Ancona-Osimo

«Voleva nascondere ai familiari la ricaduta nel gioco», così Maurizio Marinangeli ha ucciso la vicina

Emerge dalle motivazioni della sentenza, uscite nei giorni scorsi, sul delitto di Chiaravalle che hanno condannato all’ergastolo il cuoco affetto da ludopatia. Per la Corte c’era anche la premeditazione: «Emma Grilli non poteva restare viva, avrebbe raccontato»

Marinangeli in tribunale

ANCONA – Un omicidio premeditato tanto che Maurizio Marinangeli, il giorno prima, prende la sua auto e fa un sopralluogo al compro oro di Falconara dove poi rivenderà i gioielli rapinati alla vittima. A spingerlo, la fame per il gioco che per vergogna voleva nascondere ad ogni costo ai suoi familiari, soprattutto dopo l’uscita dalla comunità terapeutica. Voleva apparire cambiato, ma non lo era.

Emerge nelle motivazioni della sentenza di condanna all’ergastolo per il cuoco 58enne, affetto da ludopatia, che il 17 luglio 2018 uccise a coltellate la vicina di casa, a Chiaravalle, Emma Grilli, 85 anni. Le 175 pagine sono uscite nei giorni scorsi, dopo la condanna per l’imputato arrivata invece il 27 marzo scorso. Per la Corte di Assise, presieduta dal giudice Carlo Masini, Marinangeli ha programmato di uccidere la sua vicina di casa per il debito di gioco accumulato e per la vergogna che i familiari scoprissero che aveva ripreso a giocare. La donna fu sgozzata e rapinata di alcuni gioielli poi rivenduti da Marinangeli in un compro oro di Falconara, per 400 euro. Per i giudici popolari il cuoco si era costruito un castello di menzogne per apparire migliore e cambiato. 

«L’imputato – scrive Masini – negli ultimi 20 anni aveva progressivamente e colpevolmente impresso al proprio percorso di vita una spirale via via sempre più negativa che gli ha fatto inanellare un fallimento dietro l’altro in tutte le sfere esistenziali. Il tutto respingendo una autocritica del proprio vissuto ma affidandosi invece ad un vittimismo autoassolutorio. La condotta e le relazioni interpersonali si manifestavano attraverso il sotterfugio, la menzogna, la simulazione, la dissimulazione».

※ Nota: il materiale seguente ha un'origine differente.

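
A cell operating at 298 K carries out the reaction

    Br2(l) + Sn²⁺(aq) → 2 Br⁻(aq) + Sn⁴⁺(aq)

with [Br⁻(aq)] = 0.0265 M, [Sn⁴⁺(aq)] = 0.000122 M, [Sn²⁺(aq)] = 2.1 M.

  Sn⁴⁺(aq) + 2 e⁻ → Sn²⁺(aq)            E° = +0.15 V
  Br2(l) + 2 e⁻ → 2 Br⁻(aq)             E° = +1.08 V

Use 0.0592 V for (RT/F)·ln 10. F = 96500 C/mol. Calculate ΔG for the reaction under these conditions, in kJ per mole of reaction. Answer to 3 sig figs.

The standard cell potential is +1.08 − (+0.15) = +0.93 V, with n = 2 electrons in the balanced equation.
The reaction quotient is ([Br⁻(aq)]^2·[Sn⁴⁺(aq)]) / [Sn²⁺(aq)] = 4.08×10^−8; by Nernst, E = +0.93 − (0.0592/2)(−7.389) = +1.1487 V.
Then ΔG = −nFE = −2 × 96500 × +1.1487 J/mol = −222 kJ/mol.

−222 kJ/mol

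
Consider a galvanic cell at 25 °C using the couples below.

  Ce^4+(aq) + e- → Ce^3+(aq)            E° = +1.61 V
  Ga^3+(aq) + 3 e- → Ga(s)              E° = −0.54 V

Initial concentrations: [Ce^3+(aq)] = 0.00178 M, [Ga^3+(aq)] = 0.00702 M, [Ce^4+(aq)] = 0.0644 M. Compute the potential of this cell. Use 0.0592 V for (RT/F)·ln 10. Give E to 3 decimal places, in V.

The Ce⁴⁺/Ce³⁺ couple has the more positive E°, so it is the cathode; Ga³⁺/Ga is the anode.
E°cell = +1.61 − (−0.54) = +2.15 V, with n = 3 electrons transferred.
The balanced reaction is 3 Ce^4+(aq) + Ga(s) → 3 Ce^3+(aq) + Ga^3+(aq), so Q = ([Ce^3+(aq)]^3·[Ga^3+(aq)]) / [Ce^4+(aq)]^3 = 1.48×10^−7 and log Q = −6.829.
E = E° − (0.0592/n)·log Q = +2.15 − (0.0592/3)(−6.829) = +2.285 V.

+2.285 V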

Un castello di menzogne che è crollato. È stata quella la spinta a premeditare il delitto, la Corte ha riconosciuto anche la premeditazione contrariamente al pm Paolo Gubinelli che alla fine del processo non l’aveva più contemplata. «Dopo aver giocato un’ora e mezza compulsivamente all’ex Bar Sorriso (era il giorno prima del delitto) – si legge nella sentenza – ha maturato il proposito criminoso, non soltanto la rapina ma anche l’omicidio con finalità predatoria».

Infatti fa un sopralluogo con la sua auto al compro oro dove poi venderà i gioielli di Grilli. «È evidente che Emma Grilli non poteva restare viva – scrive Masini – perché avrebbe senz’altro raccontato a tutti il furto o la rapina o anche solo la richiesta di oro subiti dal Marinangeli. La spinta che ha indotto l’imputato a delinquere è proprio l’esigenza di nascondere al mondo, familiari, colleghi di lavoro, condomini, la sua grande menzogna e la sua ricaduta nel gioco».